-I am watching Dazed and Confused the other day On Demand. This movie takes place in the 70's (for those of you who are not that cool) and everything is cheaper. I see a sign in the movie that says cigarettes are sixty cents and am outraged. I bbm lady miss sonic "Are you fucking kidding me i couldve gotten cigarettes in the 70's for sixty cents?!" She replies "lets do the time warp". I suggest that she get the matrix ready (referring to her car) and she thinks i mean like the movie. I tell her "i meant your car, we're driving to the 70's not flying through a rabbit hole". she replies "wont the rabbit hole be quicker?" I announce "WE DO NOT HAVE THE MONEY FOR THAT"
-On Saturday night I attend Eric Dumalag's birthday party. I promised myself i would not get completely wasted anymore. Of course, as with all promises to myself, it fails horribly. I threw up within 15 minutes of arrival and head straight back to the bar. I kissed Chico, gave Sidney a lapdance, lost my shoes, removed my top and cut my foot. The end result is 24-hour hangover in which i did not get out of bed until 3 this afternoon. Afterwards, I was having trouble walking, breathing seeing, existing.

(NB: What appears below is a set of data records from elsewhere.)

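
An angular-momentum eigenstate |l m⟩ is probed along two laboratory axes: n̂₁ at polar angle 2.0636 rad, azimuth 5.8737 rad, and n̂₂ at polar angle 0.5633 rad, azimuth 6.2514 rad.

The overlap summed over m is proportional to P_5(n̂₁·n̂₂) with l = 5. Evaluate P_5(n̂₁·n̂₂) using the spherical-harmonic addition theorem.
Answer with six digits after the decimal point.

Term-by-term m-sum for l=5 (normalisation 4π/11 = 1.142397):
  term(m=-5) = -0.001551-0.004715i   from Y*(Ω₁)=-0.113021-0.218890i, Y(Ω₂)=+0.019896+0.003189i
  term(m=-4) = -0.002531+0.042129i   from Y*(Ω₁)=+0.028067+0.417384i, Y(Ω₂)=+0.100076+0.012793i
  term(m=-3) = +0.029111-0.062206i   from Y*(Ω₁)=+0.080556-0.226044i, Y(Ω₂)=+0.284908+0.027250i
  term(m=-2) = +0.069608-0.065552i   from Y*(Ω₁)=+0.139640-0.149346i, Y(Ω₂)=+0.466710+0.029709i
  term(m=-1) = -0.083614+0.033174i   from Y*(Ω₁)=-0.279935+0.121497i, Y(Ω₂)=+0.294624+0.009368i
  term(m=+0) = +0.038741+0.000000i   from Y*(Ω₁)=-0.137689-0.000000i, Y(Ω₂)=-0.281368+0.000000i
  term(m=+1) = -0.083614-0.033174i   from Y*(Ω₁)=+0.279935+0.121497i, Y(Ω₂)=-0.294624+0.009368i
  term(m=+2) = +0.069608+0.065552i   from Y*(Ω₁)=+0.139640+0.149346i, Y(Ω₂)=+0.466710-0.029709i
  term(m=+3) = +0.029111+0.062206i   from Y*(Ω₁)=-0.080556-0.226044i, Y(Ω₂)=-0.284908+0.027250i
  term(m=+4) = -0.002531-0.042129i   from Y*(Ω₁)=+0.028067-0.417384i, Y(Ω₂)=+0.100076-0.012793i
  term(m=+5) = -0.001551+0.004715i   from Y*(Ω₁)=+0.113021-0.218890i, Y(Ω₂)=-0.019896+0.003189i
Accumulated sum +0.060789-0.000000i; after 4π/(2l+1) scaling, +0.069445-0.000000i ⇒ P_5 = 0.069445

0.069445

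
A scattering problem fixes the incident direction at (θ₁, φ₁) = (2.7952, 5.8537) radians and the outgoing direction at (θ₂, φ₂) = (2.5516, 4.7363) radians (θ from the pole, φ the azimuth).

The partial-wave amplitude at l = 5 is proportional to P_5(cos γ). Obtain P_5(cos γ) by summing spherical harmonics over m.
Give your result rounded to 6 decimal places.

Addition theorem: P_5(cos γ) = (4π/11) Σ_m Y*_{lm}(Ω₁) Y_{lm}(Ω₂), m = −5…5:
  m=-5: Y*=-0.001141-0.001755i  Y=+0.002951+0.024563i  product +0.000040-0.000033i
  m=-4: Y*=+0.002689+0.018144i  Y=-0.116314+0.011159i  product -0.000515-0.002080i
  m=-3: Y*=+0.026261-0.090527i  Y=-0.022264-0.309836i  product -0.028633-0.006121i
  m=-2: Y*=-0.198546+0.230143i  Y=+0.466493-0.022326i  product -0.087482+0.111793i
  m=-1: Y*=+0.499411-0.228730i  Y=+0.005731+0.239621i  product +0.057670+0.118359i
  m=+0: Y*=-0.262049-0.000000i  Y=+0.320472+0.000000i  product -0.083979-0.000000i
  m=+1: Y*=-0.499411-0.228730i  Y=-0.005731+0.239621i  product +0.057670-0.118359i
  m=+2: Y*=-0.198546-0.230143i  Y=+0.466493+0.022326i  product -0.087482-0.111793i
  m=+3: Y*=-0.026261-0.090527i  Y=+0.022264-0.309836i  product -0.028633+0.006121i
  m=+4: Y*=+0.002689-0.018144i  Y=-0.116314-0.011159i  product -0.000515+0.002080i
  m=+5: Y*=+0.001141-0.001755i  Y=-0.002951+0.024563i  product +0.000040+0.000033i
Σ over m = -0.201821+0.000000i; ×(4π/11) → -0.230560+0.000000i. Real part: -0.230560

-0.230560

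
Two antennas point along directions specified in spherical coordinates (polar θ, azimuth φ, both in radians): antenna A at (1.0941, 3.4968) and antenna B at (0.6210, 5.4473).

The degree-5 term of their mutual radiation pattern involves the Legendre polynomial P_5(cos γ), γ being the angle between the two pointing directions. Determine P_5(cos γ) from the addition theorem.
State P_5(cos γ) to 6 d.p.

Summing Y*_{l m}(θ₁,φ₁)·Y_{l m}(θ₂,φ₂) over m ∈ [−5, 5]; prefactor 4π/(2·5+1) = 1.142397:
  m=-5: (0.052381, -0.251626) × (-0.015726, -0.026659) = (-0.007532, 0.002561)  (running Σ = (-0.007532, 0.002561))
  m=-4: (0.062710, 0.415018) × (-0.134034, -0.027442) = (0.002984, -0.057347)  (running Σ = (-0.004548, -0.054787))
  m=-3: (-0.105091, -0.190024) × (-0.271947, 0.199925) = (0.066570, 0.030666)  (running Σ = (0.062021, -0.024120))
  m=-2: (-0.171446, -0.147486) × (-0.046303, 0.456999) = (0.075339, -0.071521)  (running Σ = (0.137361, -0.095642))
  m=-1: (0.271264, 0.100623) × (0.115904, 0.128241) = (0.018537, 0.046450)  (running Σ = (0.155897, -0.049192))
  m=0: (0.163928, -0.000000) × (-0.355537, 0.000000) = (-0.058282, 0.000000)  (running Σ = (0.097615, -0.049192))
  m=1: (-0.271264, 0.100623) × (-0.115904, 0.128241) = (0.018537, -0.046450)  (running Σ = (0.116152, -0.095642))
  m=2: (-0.171446, 0.147486) × (-0.046303, -0.456999) = (0.075339, 0.071521)  (running Σ = (0.191491, -0.024120))
  m=3: (0.105091, -0.190024) × (0.271947, 0.199925) = (0.066570, -0.030666)  (running Σ = (0.258061, -0.054787))
  m=4: (0.062710, -0.415018) × (-0.134034, 0.027442) = (0.002984, 0.057347)  (running Σ = (0.261044, 0.002561))
  m=5: (-0.052381, -0.251626) × (0.015726, -0.026659) = (-0.007532, -0.002561)  (running Σ = (0.253512, -0.000000))
Accumulated sum (0.253512, -0.000000); after 4π/(2l+1) scaling, (0.289612, -0.000000) ⇒ P_5 = 0.289612

0.289612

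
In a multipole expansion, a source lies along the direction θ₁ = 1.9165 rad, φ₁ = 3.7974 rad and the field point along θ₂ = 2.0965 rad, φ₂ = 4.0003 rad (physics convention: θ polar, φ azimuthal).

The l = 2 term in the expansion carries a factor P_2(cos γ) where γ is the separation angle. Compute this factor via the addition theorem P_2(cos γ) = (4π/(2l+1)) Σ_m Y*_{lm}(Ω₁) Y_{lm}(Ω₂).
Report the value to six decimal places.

Summing Y*_{l m}(θ₁,φ₁)·Y_{l m}(θ₂,φ₂) over m ∈ [−2, 2]; prefactor 4π/(2·2+1) = 2.513274:
  m=-2: Y*=+0.087631+0.330500i  Y=-0.042221-0.285900i  product +0.090790-0.039008i
  m=-1: Y*=+0.195204+0.150192i  Y=+0.219112-0.253847i  product +0.080897-0.016643i
  m=+0: Y*=-0.206747-0.000000i  Y=-0.077121+0.000000i  product +0.015945+0.000000i
  m=+1: Y*=-0.195204+0.150192i  Y=-0.219112-0.253847i  product +0.080897+0.016643i
  m=+2: Y*=+0.087631-0.330500i  Y=-0.042221+0.285900i  product +0.090790+0.039008i
Total Σ_m = +0.359319+0.000000i. Multiply by 2.513274: +0.903068+0.000000i. P_2(cos γ) = 0.903068

0.903068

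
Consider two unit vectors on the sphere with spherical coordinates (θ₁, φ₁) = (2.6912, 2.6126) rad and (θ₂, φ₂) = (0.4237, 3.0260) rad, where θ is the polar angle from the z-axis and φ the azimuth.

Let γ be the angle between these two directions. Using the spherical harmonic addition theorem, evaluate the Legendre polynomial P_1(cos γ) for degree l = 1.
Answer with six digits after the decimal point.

-0.656770

Term-by-term m-sum for l=1 (normalisation 4π/3 = 4.188790):
  [-1]  conj(Y_{1,-1})(Ω₁) = (-0.129843, 0.075902) ; Y_{1,-1}(Ω₂) = (-0.141097, -0.016383) ; Δ = (0.019564, -0.008582)
  [+0]  conj(Y_{1,0})(Ω₁) = (-0.439877, -0.000000) ; Y_{1,0}(Ω₂) = (0.445397, 0.000000) ; Δ = (-0.195920, -0.000000)
  [+1]  conj(Y_{1,1})(Ω₁) = (0.129843, 0.075902) ; Y_{1,1}(Ω₂) = (0.141097, -0.016383) ; Δ = (0.019564, 0.008582)
Accumulated sum (-0.156792, 0.000000); after 4π/(2l+1) scaling, (-0.656770, 0.000000) ⇒ P_1 = -0.656770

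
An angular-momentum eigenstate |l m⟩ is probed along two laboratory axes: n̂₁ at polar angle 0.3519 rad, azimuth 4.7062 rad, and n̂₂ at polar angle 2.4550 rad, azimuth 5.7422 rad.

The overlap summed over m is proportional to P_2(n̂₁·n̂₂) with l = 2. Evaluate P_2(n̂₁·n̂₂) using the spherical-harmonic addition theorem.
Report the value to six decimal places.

Expand P_2 via completeness: Σ_{m} conj(Y_{2,m}) at Ω₁ times Y_{2,m} at Ω₂ —
  term(m=-2) = (-0.003423, -0.006247)   from Y*(Ω₁)=(-0.045888, 0.000568), Y(Ω₂)=(0.072889, 0.137041)
  term(m=-1) = (-0.048253, 0.081457)   from Y*(Ω₁)=(-0.001547, -0.249961), Y(Ω₂)=(-0.324671, -0.195052)
  term(m=+0) = (0.129892, 0.000000)   from Y*(Ω₁)=(0.518372, -0.000000), Y(Ω₂)=(0.250576, 0.000000)
  term(m=+1) = (-0.048253, -0.081457)   from Y*(Ω₁)=(0.001547, -0.249961), Y(Ω₂)=(0.324671, -0.195052)
  term(m=+2) = (-0.003423, 0.006247)   from Y*(Ω₁)=(-0.045888, -0.000568), Y(Ω₂)=(0.072889, -0.137041)
Total Σ_m = (0.026540, 0.000000). Multiply by 2.513274: (0.066702, 0.000000). P_2(cos γ) = 0.066702

0.066702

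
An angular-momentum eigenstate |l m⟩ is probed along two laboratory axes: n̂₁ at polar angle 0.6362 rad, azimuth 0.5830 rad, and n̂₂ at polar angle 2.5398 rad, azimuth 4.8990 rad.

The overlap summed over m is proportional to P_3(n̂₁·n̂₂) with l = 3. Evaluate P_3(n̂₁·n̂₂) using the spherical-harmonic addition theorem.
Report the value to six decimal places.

-0.056920

Expand P_3 via completeness: Σ_{m} conj(Y_{3,m}) at Ω₁ times Y_{3,m} at Ω₂ —
  m=-3: Y*=-0.01551 + 0.08612j  Y=-0.04020 - 0.06414j  product 0.00615 - 0.00247j
  m=-2: Y*=0.11428 + 0.26673j  Y=0.25141 - 0.09845j  product 0.05499 + 0.05581j
  m=-1: Y*=0.35826 + 0.23626j  Y=0.08138 + 0.43104j  product -0.07268 + 0.17365j
  m=+0: Y*=0.07053 + 0.00000j  Y=-0.12229 + 0.00000j  product -0.00863 + 0.00000j
  m=+1: Y*=-0.35826 + 0.23626j  Y=-0.08138 + 0.43104j  product -0.07268 - 0.17365j
  m=+2: Y*=0.11428 - 0.26673j  Y=0.25141 + 0.09845j  product 0.05499 - 0.05581j
  m=+3: Y*=0.01551 + 0.08612j  Y=0.04020 - 0.06414j  product 0.00615 + 0.00247j
Σ over m = -0.03171 + 0.00000j; ×(4π/7) → -0.05692 + 0.00000j. Real part: -0.056920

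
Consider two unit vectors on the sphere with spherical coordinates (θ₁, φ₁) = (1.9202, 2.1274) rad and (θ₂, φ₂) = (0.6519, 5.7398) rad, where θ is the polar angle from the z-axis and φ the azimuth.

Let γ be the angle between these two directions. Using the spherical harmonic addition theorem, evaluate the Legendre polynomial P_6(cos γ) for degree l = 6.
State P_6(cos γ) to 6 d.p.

Term-by-term m-sum for l=6 (normalisation 4π/13 = 0.966644):
  term(m=-6) = (-0.007609, -0.002494)   from Y*(Ω₁)=(0.325871, 0.065389), Y(Ω₂)=(-0.023922, -0.002853)
  term(m=-5) = (-0.032365, -0.032505)   from Y*(Ω₁)=(0.147218, 0.392817), Y(Ω₂)=(-0.099634, 0.045053)
  term(m=-4) = (-0.007109, -0.022008)   from Y*(Ω₁)=(-0.049015, 0.063730), Y(Ω₂)=(-0.163080, 0.236974)
  term(m=-3) = (-0.022802, 0.142772)   from Y*(Ω₁)=(0.314901, 0.031282), Y(Ω₂)=(-0.027105, 0.456080)
  term(m=-2) = (-0.037314, 0.051266)   from Y*(Ω₁)=(0.083362, 0.169280), Y(Ω₂)=(0.156373, 0.297435)
  term(m=-1) = (-0.035457, 0.018047)   from Y*(Ω₁)=(0.135632, -0.217978), Y(Ω₂)=(-0.132650, -0.080126)
  term(m=+0) = (-0.083203, 0.000000)   from Y*(Ω₁)=(0.213013, -0.000000), Y(Ω₂)=(-0.390601, 0.000000)
  term(m=+1) = (-0.035457, -0.018047)   from Y*(Ω₁)=(-0.135632, -0.217978), Y(Ω₂)=(0.132650, -0.080126)
  term(m=+2) = (-0.037314, -0.051266)   from Y*(Ω₁)=(0.083362, -0.169280), Y(Ω₂)=(0.156373, -0.297435)
  term(m=+3) = (-0.022802, -0.142772)   from Y*(Ω₁)=(-0.314901, 0.031282), Y(Ω₂)=(0.027105, 0.456080)
  term(m=+4) = (-0.007109, 0.022008)   from Y*(Ω₁)=(-0.049015, -0.063730), Y(Ω₂)=(-0.163080, -0.236974)
  term(m=+5) = (-0.032365, 0.032505)   from Y*(Ω₁)=(-0.147218, 0.392817), Y(Ω₂)=(0.099634, 0.045053)
  term(m=+6) = (-0.007609, 0.002494)   from Y*(Ω₁)=(0.325871, -0.065389), Y(Ω₂)=(-0.023922, 0.002853)
Σ over m = (-0.368517, 0.000000); ×(4π/13) → (-0.356225, 0.000000). Real part: -0.356225

-0.356225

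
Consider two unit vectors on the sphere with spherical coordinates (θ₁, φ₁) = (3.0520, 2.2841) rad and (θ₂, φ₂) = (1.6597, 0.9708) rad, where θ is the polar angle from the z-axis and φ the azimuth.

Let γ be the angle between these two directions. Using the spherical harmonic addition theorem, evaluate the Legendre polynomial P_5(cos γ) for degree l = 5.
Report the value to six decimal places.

Addition theorem: P_5(cos γ) = (4π/11) Σ_m Y*_{lm}(Ω₁) Y_{lm}(Ω₂), m = −5…5:
  term(m=-5) = (0.000001, 0.000000)   from Y*(Ω₁)=(0.000001, -0.000002), Y(Ω₂)=(0.064223, 0.450484)
  term(m=-4) = (0.000006, -0.000010)   from Y*(Ω₁)=(0.000090, -0.000027), Y(Ω₂)=(0.094582, -0.086641)
  term(m=-3) = (0.000435, 0.000447)   from Y*(Ω₁)=(0.001655, 0.001059), Y(Ω₂)=(0.309302, 0.072158)
  term(m=-2) = (0.003387, -0.001917)   from Y*(Ω₁)=(0.003837, 0.026424), Y(Ω₂)=(-0.052817, -0.135850)
  term(m=-1) = (0.016131, 0.061256)   from Y*(Ω₁)=(-0.145830, 0.168533), Y(Ω₂)=(0.160485, -0.234582)
  term(m=+0) = (0.132073, 0.000000)   from Y*(Ω₁)=(-0.880102, -0.000000), Y(Ω₂)=(-0.150065, 0.000000)
  term(m=+1) = (0.016131, -0.061256)   from Y*(Ω₁)=(0.145830, 0.168533), Y(Ω₂)=(-0.160485, -0.234582)
  term(m=+2) = (0.003387, 0.001917)   from Y*(Ω₁)=(0.003837, -0.026424), Y(Ω₂)=(-0.052817, 0.135850)
  term(m=+3) = (0.000435, -0.000447)   from Y*(Ω₁)=(-0.001655, 0.001059), Y(Ω₂)=(-0.309302, 0.072158)
  term(m=+4) = (0.000006, 0.000010)   from Y*(Ω₁)=(0.000090, 0.000027), Y(Ω₂)=(0.094582, 0.086641)
  term(m=+5) = (0.000001, -0.000000)   from Y*(Ω₁)=(-0.000001, -0.000002), Y(Ω₂)=(-0.064223, 0.450484)
Accumulated sum (0.171995, 0.000000); after 4π/(2l+1) scaling, (0.196487, 0.000000) ⇒ P_5 = 0.196487

0.196487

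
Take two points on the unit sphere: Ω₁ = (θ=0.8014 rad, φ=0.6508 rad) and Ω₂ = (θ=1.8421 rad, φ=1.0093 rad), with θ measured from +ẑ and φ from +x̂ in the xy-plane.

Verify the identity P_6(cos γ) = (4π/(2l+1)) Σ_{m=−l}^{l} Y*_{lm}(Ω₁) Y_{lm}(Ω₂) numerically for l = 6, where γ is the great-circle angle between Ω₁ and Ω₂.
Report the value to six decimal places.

0.331641

Expand P_6 via completeness: Σ_{m} conj(Y_{6,m}) at Ω₁ times Y_{6,m} at Ω₂ —
  m=-6: Y*=-0.047960-0.045878i  Y=+0.376355+0.087084i  product -0.014055-0.021443i
  m=-5: Y*=-0.221263-0.024977i  Y=-0.122065-0.351647i  product +0.018226+0.080855i
  m=-4: Y*=-0.352650+0.210619i  Y=+0.040348-0.050388i  product -0.003616+0.026267i
  m=-3: Y*=-0.145377+0.362290i  Y=-0.342758-0.039138i  product +0.064008-0.118488i
  m=-2: Y*=+0.000825+0.002991i  Y=+0.016035+0.033383i  product -0.000087+0.000076i
  m=-1: Y*=-0.293128-0.223207i  Y=-0.170793+0.271516i  product +0.110669-0.041467i
  m=+0: Y*=-0.113148-0.000000i  Y=+0.063678+0.000000i  product -0.007205-0.000000i
  m=+1: Y*=+0.293128-0.223207i  Y=+0.170793+0.271516i  product +0.110669+0.041467i
  m=+2: Y*=+0.000825-0.002991i  Y=+0.016035-0.033383i  product -0.000087-0.000076i
  m=+3: Y*=+0.145377+0.362290i  Y=+0.342758-0.039138i  product +0.064008+0.118488i
  m=+4: Y*=-0.352650-0.210619i  Y=+0.040348+0.050388i  product -0.003616-0.026267i
  m=+5: Y*=+0.221263-0.024977i  Y=+0.122065-0.351647i  product +0.018226-0.080855i
  m=+6: Y*=-0.047960+0.045878i  Y=+0.376355-0.087084i  product -0.014055+0.021443i
Total Σ_m = +0.343085+0.000000i. Multiply by 0.966644: +0.331641+0.000000i. P_6(cos γ) = 0.331641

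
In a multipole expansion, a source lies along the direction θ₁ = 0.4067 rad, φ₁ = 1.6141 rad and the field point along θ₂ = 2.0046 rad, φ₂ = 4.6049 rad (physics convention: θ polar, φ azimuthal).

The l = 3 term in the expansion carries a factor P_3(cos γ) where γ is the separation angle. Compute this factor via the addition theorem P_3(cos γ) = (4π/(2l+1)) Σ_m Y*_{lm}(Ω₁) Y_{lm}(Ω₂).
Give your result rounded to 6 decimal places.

0.094573

Addition theorem: P_3(cos γ) = (4π/7) Σ_m Y*_{lm}(Ω₁) Y_{lm}(Ω₂), m = −3…3:
  term(m=-3) = -0.007240-0.003519i   from Y*(Ω₁)=+0.003346-0.025609i, Y(Ω₂)=+0.098778-0.295628i
  term(m=-2) = -0.049603-0.015430i   from Y*(Ω₁)=-0.146329-0.012705i, Y(Ω₂)=+0.345532+0.075448i
  term(m=-1) = +0.013909+0.002113i   from Y*(Ω₁)=-0.017807+0.410962i, Y(Ω₂)=+0.003669-0.034005i
  term(m=+0) = +0.138549+0.000000i   from Y*(Ω₁)=+0.417309-0.000000i, Y(Ω₂)=+0.332005+0.000000i
  term(m=+1) = +0.013909-0.002113i   from Y*(Ω₁)=+0.017807+0.410962i, Y(Ω₂)=-0.003669-0.034005i
  term(m=+2) = -0.049603+0.015430i   from Y*(Ω₁)=-0.146329+0.012705i, Y(Ω₂)=+0.345532-0.075448i
  term(m=+3) = -0.007240+0.003519i   from Y*(Ω₁)=-0.003346-0.025609i, Y(Ω₂)=-0.098778-0.295628i
Σ over m = +0.052681+0.000000i; ×(4π/7) → +0.094573+0.000000i. Real part: 0.094573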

-Before Eric's party, Tyler and I are in my room changing. He notices a car air freshener hanging on my drawer handles and inquires as to why i have an air freshener in my room. I did not know what he was talking about. He points to my drawers and i look back at him and announce "Come on Tyler, even you should know it's about time I had an air freshener in my room". If you don't find that sort of funny, you have not been in my room.
-This is an excerpt from a conversation about anal sex at alex's house
RJ: An ass hole is an ass hole, but not when there is a vagina infront of it.
Alex: I am so sorry you find my woman parts so repulsive you fag.
-Due to previously stated hangover, i am aware this post is not that entertaining or long. I do not care. you are not this hung over.